Washington is one of 10 states where the Democratic Party is switching to a primary-only system ahead of the 2020 election, and Sanders’ campaign is hitting the state with an early volunteer push. Sanders easily won the 2016 Washington caucus, but the state’s shift to a primary presents a challenge for his campaign: converting the passionate caucus support he enjoyed in the last election to broader turnout in 2020.
“It’s a question of depth versus breadth, said Mark Smith, a political science professor at the University of Washington. “Caucuses pick up depth of support, but primaries tend to pick up breadth.”
Claire Sandberg, national organizer for Sanders, wouldn’t provide an exact number but said in June the campaign has a larger presence in Washington than at the same point in 2016, with “hundreds” of volunteers.
Altogether, it marks an early start in the state, where few other campaigns have launched direct-to-voters efforts ahead of the March 10 primary.
“We haven’t seen much public engagement in Washington yet,” said Will Casey, a spokesman for the state Democratic Party, who added he expects other campaigns to ratchet up their local presence in fall.
At least in the Seattle area, the Sanders’ volunteers appear to already be at work. Jan Hickling, who started a Facebook group in nearby Renton and said Sanders’ 2020 campaign was her first, said that later in July her group would put on its biggest public outreach event yet: hosting a manned tent at a festival for three days.
The campaign is also fielding a web app for volunteers, essentially allowing any interested supporters to be instantly trained in how to canvass — and potentially cutting out much of the traditional early role of paid campaign field organizers.
While Sanders won Washington’s 2016 Democratic caucuses, the results from the state overall point to a broader challenge potentially facing him this year.
In 2016, along with binding caucuses, Washington featured a nonbinding primary, and the results were sharply divided: Sanders won the caucuses by 46%, but lost the popular-vote primary to Hillary Clinton, by about 4%.
The split, Smith said, highlighted the difficulty of turning passionate supporters willing to attend a weekend event into the numerical strength to beat a candidate with broad name recognition, who can persuade even less-invested supporters to cast a primary vote.
Sandberg noted the campaign effectively withdrew much of its on-the-ground presence from Washington following the state caucuses that year.
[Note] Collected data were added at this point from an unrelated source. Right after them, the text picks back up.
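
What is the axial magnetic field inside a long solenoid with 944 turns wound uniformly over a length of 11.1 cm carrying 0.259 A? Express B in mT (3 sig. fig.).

Inside a long solenoid, B = μ₀nI with n = 8505 turns/m.
B = 4π×10⁻⁷ × 8505 × 0.259 = 2.77×10⁻³ T.

B ≈ 2.77 mT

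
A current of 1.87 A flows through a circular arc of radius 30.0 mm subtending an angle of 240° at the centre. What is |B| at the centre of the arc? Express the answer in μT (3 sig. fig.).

The Biot–Savart field of a circular arc at its centre is B = μ₀Iφ/(4πR), with φ = 4.189 rad.
B = (4π×10⁻⁷ × 1.87 × 4.189) / (4π × 0.03) = 2.61×10⁻⁵ T.

B ≈ 26.1 μT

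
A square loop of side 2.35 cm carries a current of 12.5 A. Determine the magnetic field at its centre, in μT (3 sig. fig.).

B ≈ 602 μT

Each side is a finite straight segment at perpendicular distance d = a/(2 tan(π/4)) = 0.01175 m from the centre, with end-angles ±π/4.
One side contributes B₁ = (μ₀I/4πd)·2 sin(π/4) = 1.50×10⁻⁴ T.
All 4 sides add in the same direction: B = 4 × 1.50×10⁻⁴ = 6.02×10⁻⁴ T.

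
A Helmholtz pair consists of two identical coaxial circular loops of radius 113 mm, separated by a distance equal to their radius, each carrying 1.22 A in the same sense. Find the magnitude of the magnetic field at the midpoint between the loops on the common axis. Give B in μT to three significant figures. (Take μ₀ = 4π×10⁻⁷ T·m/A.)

Each loop contributes B = μ₀IR²/[2(R²+z²)^(3/2)] on the axis, with z measured from that loop.
Loop 1 (z = 0.0565 m): B₁ = 4.85×10⁻⁶ T. Loop 2 (z = 0.0565 m): B₂ = 4.85×10⁻⁶ T.
The fields add: B = B₁ + B₂ = 9.71×10⁻⁶ T.

B ≈ 9.71 μT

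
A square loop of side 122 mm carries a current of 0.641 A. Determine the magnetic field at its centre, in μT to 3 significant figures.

Each side is a finite straight segment at perpendicular distance d = a/(2 tan(π/4)) = 0.061 m from the centre, with end-angles ±π/4.
One side contributes B₁ = (μ₀I/4πd)·2 sin(π/4) = 1.49×10⁻⁶ T.
All 4 sides add in the same direction: B = 4 × 1.49×10⁻⁶ = 5.94×10⁻⁶ T.

B ≈ 5.94 μT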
But she also acknowledged engaging Washington voters differently in the earlier race.
At the time, she said, the campaign saw the efforts of Washington volunteers as best directed outside the state.
“We were asking them to sign up to host phone banks or to attend phone banks to make calls into Iowa,” Sandberg said.
Sandberg described a 180-degree turn for the campaign in the state ahead of the 2020 election.
Along with the volunteer push, a web portal the campaign is calling the “Bern App” allows volunteers to be remotely trained via a short video — potentially streamlining what has traditionally been a time-consuming task for campaign field organizers.
The app, accessed on a phone or tablet, lets volunteers look up voters they meet. After looking up a voter, canvassers can enter information about them including survey responses, and instantly sign them up for email and text alerts.
Using the app and community events, Sandberg said, the campaign is aiming to mobilize the largest possible number of voters for a sustained push in the state.
And, Sandberg said, unlike in 2016, this year that energy is focused on influencing other Washington voters, not out-of-state undecideds.
How that translates nationally is an open question, said Smith, of the University of Washington, given Sanders’ performance tended to be weaker in primaries across the board.
One example: Nebraska. Like Washington, that state also ran both a Democratic primary and caucus, and while Sanders supporters brought home the state’s caucus-bound delegates, Clinton won the popular vote.
“Sanders dominated the caucus,” said Vince Powers, who chaired the Nebraska Democratic Party from 2012 to 2016. Sanders overcame his initial name-recognition deficit there, Powers said, but Clinton still was able to get more supporters to the polls.
The same split was reflected in results nationwide, with Sanders winning in more than three-quarters of the states that held caucuses in 2016, but only about a quarter of those that held popular-vote primaries.
Still, Sandberg said she’s optimistic, in part because getting people to vote is a simpler task than getting them to a caucus, and because the campaign won’t have to struggle with name recognition this year.
“It’s work that we don’t have to do,” Sandberg said.